La expansión del coronavirus ha puesto de relieve la necesidad de mirar con nuevos ojos la relación humana con la creación
El pasado 24 de mayo, día de Pentecostés en 2015, se cumplieron cinco años de la promulgación de la encíclica Laudato si’, en el tercero del pontificado de Francisco. No sabía que en Roma estaban preparando un documento −“En camino para el cuidado de la casa común”− con planes de futuro, a partir de una especie de balance de estos cinco años de vigencia, elaborado por un equipo perteneciente a diversos dicasterios vaticanos: la mesa de la Santa Sede sobre la ecología integral, creada también en 2015, con participación de algunas conferencias episcopales y organizaciones católicas, para promover y perfilar los diversos objetivos de la encíclica. Fue presentado hace unos días en Roma, y lo he recordado el 26 de junio en una de las lecturas de la misa de san Josemaría, tomada del libro del Génesis: “el Señor Dios tomó al hombre y lo colocó en el jardín de Edén, para que lo guardara y lo cultivara” (ut operaretur et custodiret illum).
Se comprende bien la elección de ese pasaje del Antiguo Testamento, porque el fundador del Opus Dei repitió cientos de veces esa frase como constitutiva de la persona, antes de la caída: el trabajo es una propiedad de la condición humana, no castigo por el pecado; aunque ciertamente éste vino a romper el orden original, con unas consecuencias también negativas para la relación con lo creado, que es preciso recomponer, con la ayuda de la gracia divina, fruto de la Redención operada por Cristo.
Veremos qué pasa en los próximos meses. Pero, sin duda, la expansión del coronavirus ha puesto de relieve la necesidad de mirar con nuevos ojos la relación humana con la creación. Ciertamente, es más necesaria que nunca esa ecología integral, porque la salvaguardia y el desarrollo del planeta es responsabilidad de todos. Sin las exageraciones y radicalismos de la deep ecology.
Si la sociedad actual es muy compleja, no lo son menos las cuestiones relativas al medio ambiente y al clima. Se resisten a estereotipos y soluciones simplistas. Pero importa mucho asentar con firmeza los grandes principios, doctrinales y operativos. El reciente documento vaticano se inscribe en ese contexto: aunque terminó de redactarse antes de la pandemia, la situación actual confirmaría el mensaje principal de la Encíclica: todo está conectado, no hay crisis separadas, sino una única y compleja crisis socio-ambiental que requiere una verdadera conversión ecológica.
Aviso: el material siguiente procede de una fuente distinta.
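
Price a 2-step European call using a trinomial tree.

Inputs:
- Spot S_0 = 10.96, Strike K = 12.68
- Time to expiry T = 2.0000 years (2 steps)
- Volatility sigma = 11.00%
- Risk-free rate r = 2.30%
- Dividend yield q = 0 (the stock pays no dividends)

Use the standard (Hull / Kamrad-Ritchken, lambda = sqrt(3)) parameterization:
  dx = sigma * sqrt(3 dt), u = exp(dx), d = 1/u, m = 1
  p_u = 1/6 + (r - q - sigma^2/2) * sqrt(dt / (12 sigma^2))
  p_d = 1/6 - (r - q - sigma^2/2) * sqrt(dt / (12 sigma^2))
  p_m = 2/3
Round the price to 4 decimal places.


Answer: Price = V(0,0) = 0.2993

Derivation:
dt = T/N = 1.000000; dx = sigma*sqrt(3*dt) = 0.190526
u = exp(dx) = 1.209885; d = 1/u = 0.826525
p_u = 0.211149, p_m = 0.666667, p_d = 0.122184
Discount per step: exp(-r*dt) = 0.977262
Stock lattice S(k, j) with j the centered position index:
  k=0: S(0,+0) = 10.9600
  k=1: S(1,-1) = 9.0587; S(1,+0) = 10.9600; S(1,+1) = 13.2603
  k=2: S(2,-2) = 7.4872; S(2,-1) = 9.0587; S(2,+0) = 10.9600; S(2,+1) = 13.2603; S(2,+2) = 16.0435
Terminal payoffs V(N, j) = max(S_T - K, 0):
  V(2,-2) = 0.000000; V(2,-1) = 0.000000; V(2,+0) = 0.000000; V(2,+1) = 0.580343; V(2,+2) = 3.363495
Backward induction: V(k, j) = exp(-r*dt) * [p_u * V(k+1, j+1) + p_m * V(k+1, j) + p_d * V(k+1, j-1)]
  V(1,-1) = exp(-r*dt) * [p_u*0.000000 + p_m*0.000000 + p_d*0.000000] = 0.000000
  V(1,+0) = exp(-r*dt) * [p_u*0.580343 + p_m*0.000000 + p_d*0.000000] = 0.119753
  V(1,+1) = exp(-r*dt) * [p_u*3.363495 + p_m*0.580343 + p_d*0.000000] = 1.072148
  V(0,+0) = exp(-r*dt) * [p_u*1.072148 + p_m*0.119753 + p_d*0.000000] = 0.299255


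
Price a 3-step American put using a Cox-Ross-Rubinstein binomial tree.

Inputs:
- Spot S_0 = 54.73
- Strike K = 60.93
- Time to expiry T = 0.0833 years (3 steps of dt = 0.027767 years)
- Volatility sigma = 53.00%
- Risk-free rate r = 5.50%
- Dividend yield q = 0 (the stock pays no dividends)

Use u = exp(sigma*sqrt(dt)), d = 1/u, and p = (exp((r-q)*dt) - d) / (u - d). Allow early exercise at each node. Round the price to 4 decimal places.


Answer: Price = V(0,0) = 7.2329

Derivation:
dt = T/N = 0.027767
u = exp(sigma*sqrt(dt)) = 1.092333; d = 1/u = 0.915472
p = (exp((r-q)*dt) - d) / (u - d) = 0.486577
Discount per step: exp(-r*dt) = 0.998474
Stock lattice S(k, i) with i counting down-moves:
  k=0: S(0,0) = 54.7300
  k=1: S(1,0) = 59.7834; S(1,1) = 50.1038
  k=2: S(2,0) = 65.3033; S(2,1) = 54.7300; S(2,2) = 45.8686
  k=3: S(3,0) = 71.3330; S(3,1) = 59.7834; S(3,2) = 50.1038; S(3,3) = 41.9914
Terminal payoffs V(N, i) = max(K - S_T, 0):
  V(3,0) = 0.000000; V(3,1) = 1.146622; V(3,2) = 10.826226; V(3,3) = 18.938593
Backward induction: V(k, i) = exp(-r*dt) * [p * V(k+1, i) + (1-p) * V(k+1, i+1)]; then take max(V_cont, immediate exercise) for American.
  V(2,0) = exp(-r*dt) * [p*0.000000 + (1-p)*1.146622] = 0.587804; exercise = 0.000000; V(2,0) = max -> 0.587804
  V(2,1) = exp(-r*dt) * [p*1.146622 + (1-p)*10.826226] = 6.107021; exercise = 6.200000; V(2,1) = max -> 6.200000
  V(2,2) = exp(-r*dt) * [p*10.826226 + (1-p)*18.938593] = 14.968426; exercise = 15.061405; V(2,2) = max -> 15.061405
  V(1,0) = exp(-r*dt) * [p*0.587804 + (1-p)*6.200000] = 3.463941; exercise = 1.146622; V(1,0) = max -> 3.463941
  V(1,1) = exp(-r*dt) * [p*6.200000 + (1-p)*15.061405] = 10.733246; exercise = 10.826226; V(1,1) = max -> 10.826226
  V(0,0) = exp(-r*dt) * [p*3.463941 + (1-p)*10.826226] = 7.232854; exercise = 6.200000; V(0,0) = max -> 7.232854


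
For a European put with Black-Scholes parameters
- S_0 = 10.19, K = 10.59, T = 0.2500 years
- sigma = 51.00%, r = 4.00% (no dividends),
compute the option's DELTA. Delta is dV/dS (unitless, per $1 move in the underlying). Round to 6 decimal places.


Answer: Delta = -0.493728

Derivation:
d1 = 0.0157223044; d2 = -0.2392776956
phi(d1) = 0.3988929760; exp(-qT) = 1.0000000000; exp(-rT) = 0.9900498337
N(-d1) = 0.4937279664
Delta = -exp(-qT) * N(-d1) = -1.0000000000 * 0.4937279664 = -0.493728


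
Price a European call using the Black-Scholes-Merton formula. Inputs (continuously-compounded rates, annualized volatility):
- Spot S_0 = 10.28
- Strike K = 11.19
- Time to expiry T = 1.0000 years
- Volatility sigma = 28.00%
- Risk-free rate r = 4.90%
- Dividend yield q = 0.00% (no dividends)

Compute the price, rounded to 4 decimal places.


Answer: Price = 0.9875

Derivation:
d1 = (ln(S/K) + (r - q + 0.5*sigma^2) * T) / (sigma * sqrt(T)) = 0.01207049
d2 = d1 - sigma * sqrt(T) = -0.26792951
exp(-rT) = 0.95218113; exp(-qT) = 1.00000000
C = S_0 * exp(-qT) * N(d1) - K * exp(-rT) * N(d2)
N(d1) = 0.50481531; N(d2) = 0.39437679
C = 10.2800 * 1.00000000 * 0.50481531 - 11.1900 * 0.95218113 * 0.39437679 = 0.9875


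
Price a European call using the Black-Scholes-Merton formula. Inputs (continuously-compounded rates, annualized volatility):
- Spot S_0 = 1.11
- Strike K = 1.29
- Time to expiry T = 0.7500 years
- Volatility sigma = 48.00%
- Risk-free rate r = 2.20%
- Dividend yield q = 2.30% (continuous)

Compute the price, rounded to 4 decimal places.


Answer: Price = 0.1178

Derivation:
d1 = (ln(S/K) + (r - q + 0.5*sigma^2) * T) / (sigma * sqrt(T)) = -0.15548092
d2 = d1 - sigma * sqrt(T) = -0.57117311
exp(-rT) = 0.98363538; exp(-qT) = 0.98289793
C = S_0 * exp(-qT) * N(d1) - K * exp(-rT) * N(d2)
N(d1) = 0.43822110; N(d2) = 0.28394115
C = 1.1100 * 0.98289793 * 0.43822110 - 1.2900 * 0.98363538 * 0.28394115 = 0.1178


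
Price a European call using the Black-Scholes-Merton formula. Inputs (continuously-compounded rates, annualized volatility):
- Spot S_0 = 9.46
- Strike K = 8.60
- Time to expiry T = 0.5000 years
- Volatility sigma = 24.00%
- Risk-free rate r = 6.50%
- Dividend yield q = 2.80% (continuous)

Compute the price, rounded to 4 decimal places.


d1 = (ln(S/K) + (r - q + 0.5*sigma^2) * T) / (sigma * sqrt(T)) = 0.75548573
d2 = d1 - sigma * sqrt(T) = 0.58578010
exp(-rT) = 0.96802245; exp(-qT) = 0.98609754
C = S_0 * exp(-qT) * N(d1) - K * exp(-rT) * N(d2)
N(d1) = 0.77502120; N(d2) = 0.72098835
C = 9.4600 * 0.98609754 * 0.77502120 - 8.6000 * 0.96802245 * 0.72098835 = 1.2275

Answer: Price = 1.2275


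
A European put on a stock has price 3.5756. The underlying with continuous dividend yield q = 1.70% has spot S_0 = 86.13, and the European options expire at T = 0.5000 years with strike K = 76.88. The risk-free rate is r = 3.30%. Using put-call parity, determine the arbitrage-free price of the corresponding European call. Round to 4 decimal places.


Answer: Call price = 13.3547

Derivation:
Put-call parity: C - P = S_0 * exp(-qT) - K * exp(-rT).
S_0 * exp(-qT) = 86.1300 * 0.99153602 = 85.40099765
K * exp(-rT) = 76.8800 * 0.98363538 = 75.62188797
C = P + S*exp(-qT) - K*exp(-rT)
C = 3.5756 + 85.40099765 - 75.62188797 = 13.3547


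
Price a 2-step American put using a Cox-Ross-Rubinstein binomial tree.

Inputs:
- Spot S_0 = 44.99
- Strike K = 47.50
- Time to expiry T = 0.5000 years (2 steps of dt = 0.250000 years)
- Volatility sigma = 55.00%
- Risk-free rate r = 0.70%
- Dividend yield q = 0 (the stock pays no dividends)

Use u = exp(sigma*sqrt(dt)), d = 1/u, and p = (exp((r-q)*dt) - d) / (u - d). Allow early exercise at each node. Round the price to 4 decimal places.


dt = T/N = 0.250000
u = exp(sigma*sqrt(dt)) = 1.316531; d = 1/u = 0.759572
p = (exp((r-q)*dt) - d) / (u - d) = 0.434825
Discount per step: exp(-r*dt) = 0.998252
Stock lattice S(k, i) with i counting down-moves:
  k=0: S(0,0) = 44.9900
  k=1: S(1,0) = 59.2307; S(1,1) = 34.1731
  k=2: S(2,0) = 77.9791; S(2,1) = 44.9900; S(2,2) = 25.9570
Terminal payoffs V(N, i) = max(K - S_T, 0):
  V(2,0) = 0.000000; V(2,1) = 2.510000; V(2,2) = 21.543028
Backward induction: V(k, i) = exp(-r*dt) * [p * V(k+1, i) + (1-p) * V(k+1, i+1)]; then take max(V_cont, immediate exercise) for American.
  V(1,0) = exp(-r*dt) * [p*0.000000 + (1-p)*2.510000] = 1.416109; exercise = 0.000000; V(1,0) = max -> 1.416109
  V(1,1) = exp(-r*dt) * [p*2.510000 + (1-p)*21.543028] = 13.243798; exercise = 13.326850; V(1,1) = max -> 13.326850
  V(0,0) = exp(-r*dt) * [p*1.416109 + (1-p)*13.326850] = 8.133518; exercise = 2.510000; V(0,0) = max -> 8.133518

Answer: Price = V(0,0) = 8.1335


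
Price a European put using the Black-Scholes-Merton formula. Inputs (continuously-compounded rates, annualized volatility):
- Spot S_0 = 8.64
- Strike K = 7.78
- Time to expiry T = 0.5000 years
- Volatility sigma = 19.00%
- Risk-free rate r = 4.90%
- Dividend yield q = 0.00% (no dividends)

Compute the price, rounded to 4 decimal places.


d1 = (ln(S/K) + (r - q + 0.5*sigma^2) * T) / (sigma * sqrt(T)) = 1.02992890
d2 = d1 - sigma * sqrt(T) = 0.89557861
exp(-rT) = 0.97579769; exp(-qT) = 1.00000000
P = K * exp(-rT) * N(-d2) - S_0 * exp(-qT) * N(-d1)
N(-d1) = 0.15152169; N(-d2) = 0.18523893
P = 7.7800 * 0.97579769 * 0.18523893 - 8.6400 * 1.00000000 * 0.15152169 = 0.0971

Answer: Price = 0.0971


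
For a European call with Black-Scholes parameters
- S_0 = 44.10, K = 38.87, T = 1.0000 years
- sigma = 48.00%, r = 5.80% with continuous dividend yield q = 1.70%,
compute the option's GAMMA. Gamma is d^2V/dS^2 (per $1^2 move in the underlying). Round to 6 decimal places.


d1 = 0.5884104950; d2 = 0.1084104950
phi(d1) = 0.3355272887; exp(-qT) = 0.9831436846; exp(-rT) = 0.9436499474
Gamma = exp(-qT) * phi(d1) / (S * sigma * sqrt(T)) = 0.9831436846 * 0.3355272887 / (44.1000 * 0.4800 * 1.0000000000) = 0.015584

Answer: Gamma = 0.015584


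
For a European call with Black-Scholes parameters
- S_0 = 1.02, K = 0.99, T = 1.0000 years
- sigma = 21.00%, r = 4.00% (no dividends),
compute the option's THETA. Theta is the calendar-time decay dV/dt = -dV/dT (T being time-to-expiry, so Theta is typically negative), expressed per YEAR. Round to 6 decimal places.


Answer: Theta = -0.061274

Derivation:
d1 = 0.4376331579; d2 = 0.2276331579
phi(d1) = 0.3625111946; exp(-qT) = 1.0000000000; exp(-rT) = 0.9607894392
Theta = -S*exp(-qT)*phi(d1)*sigma/(2*sqrt(T)) - r*K*exp(-rT)*N(d2) + q*S*exp(-qT)*N(d1)
N(d1) = 0.6691738846; N(d2) = 0.5900342798; sqrt(T) = 1.0000000000
Term 1 = -1.0200 * 1.0000000000 * 0.3625111946 * 0.2100 / (2 * 1.0000000000) = -0.0388249489
Term 2 = -0.0400 * 0.9900 * 0.9607894392 * 0.5900342798 = -0.0224491887
Term 3 = 0 (no dividend yield, q = 0)
Theta = -0.0388249489 + (-0.0224491887) + (0.0000000000) = -0.061274


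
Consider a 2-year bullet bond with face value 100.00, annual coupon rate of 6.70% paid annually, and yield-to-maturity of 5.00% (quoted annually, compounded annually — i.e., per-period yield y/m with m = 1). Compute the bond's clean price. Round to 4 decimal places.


Coupon per period c = face * coupon_rate / m = 6.700000
Periods per year m = 1; per-period yield y/m = 0.050000
Number of cashflows N = 2
Cashflows (t years, CF_t, discount factor 1/(1+y/m)^(m*t), PV):
  t = 1.0000: CF_t = 6.700000, DF = 0.952381, PV = 6.380952
  t = 2.0000: CF_t = 106.700000, DF = 0.907029, PV = 96.780045
Price P = sum_t PV_t = 103.160998

Answer: Price = 103.1610


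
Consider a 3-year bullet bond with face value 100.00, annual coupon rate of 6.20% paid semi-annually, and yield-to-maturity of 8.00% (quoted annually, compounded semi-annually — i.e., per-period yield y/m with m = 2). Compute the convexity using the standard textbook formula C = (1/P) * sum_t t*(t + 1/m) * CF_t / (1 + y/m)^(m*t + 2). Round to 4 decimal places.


Coupon per period c = face * coupon_rate / m = 3.100000
Periods per year m = 2; per-period yield y/m = 0.040000
Number of cashflows N = 6
Cashflows (t years, CF_t, discount factor 1/(1+y/m)^(m*t), PV):
  t = 0.5000: CF_t = 3.100000, DF = 0.961538, PV = 2.980769
  t = 1.0000: CF_t = 3.100000, DF = 0.924556, PV = 2.866124
  t = 1.5000: CF_t = 3.100000, DF = 0.888996, PV = 2.755889
  t = 2.0000: CF_t = 3.100000, DF = 0.854804, PV = 2.649893
  t = 2.5000: CF_t = 3.100000, DF = 0.821927, PV = 2.547974
  t = 3.0000: CF_t = 103.100000, DF = 0.790315, PV = 81.481428
Price P = sum_t PV_t = 95.282077
Convexity numerator sum_t t*(t + 1/m) * CF_t / (1+y/m)^(m*t + 2):
  t = 0.5000: term = 1.377944
  t = 1.0000: term = 3.974839
  t = 1.5000: term = 7.643922
  t = 2.0000: term = 12.249875
  t = 2.5000: term = 17.668089
  t = 3.0000: term = 791.008681
Convexity = (1/P) * sum = 833.923352 / 95.282077 = 8.752153

Answer: Convexity = 8.7522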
Entiendo que no guste a todos esa expresión −conversión ecológica−, por el riesgo semántico de minimizar el sentido de la metanoia radical exigida por el encuentro personal con Cristo. Pero no se puede olvidar el impulso cósmico reflejado en el exaltatus fuero a terra, de Juan 12, 32. Se impone ir al fondo, sin entrar en discusiones lingüísticas, como la de quien critica la invocación Solacium migrantium, por ser ajena al “vocabulario de la Iglesia”, cuando, sin ir más lejos, aparece en varios pasajes de la constitución Gaudium et spes del Concilio Vaticano II, concretamente el n. 84: a propósito de los lazos de mutua dependencia entre los ciudadanos y los pueblos de la tierra, señala la necesidad de un ordenamiento mundial al servicio del bien común universal.
La ascética cristiana conoce bien el sentido de la conversión diaria: búsqueda del mejoramiento personal, superación de errores y defectos. Sin caer en rigorismos más o menos escrupulosos, muchos sentimos la necesidad de una conversión ecológica, que agudice las exigencias de cada uno en el cuidado de la vida creada en sus múltiples facetas. Como recuerda el documento, se trata de profundizar y alcanzar un auténtico equilibrio personal, social, ambiental. Lógicamente, sin mitificar la naturaleza, lejos de enfoques panteístas y de esquemas hiperprotectores que llevan a remedios intervencionistas peores que la propia enfermedad.
Como es natural, y aunque sea quizá el más pequeño del mundo, el Estado Vaticano se propone también objetivos ecológicos significativos, que el documento refleja en el último capítulo. Así, los nuevos sistemas de iluminación en la Capilla Sixtina, la Plaza de San Pedro y la Basílica Vaticana han supuesto ahorros energéticos del 60 al 80 por ciento.
Las nuevas generaciones habrán de aprender la cultura del cuidado para superar la del despilfarro y el descarte; comprenderán con nuevas luces el sentido de la comunión y fecundidad en la familia; la solidaridad superará el individualismo; la creatividad humana encontrará nuevas energías y nuevos modelos para la economía y el desarrollo.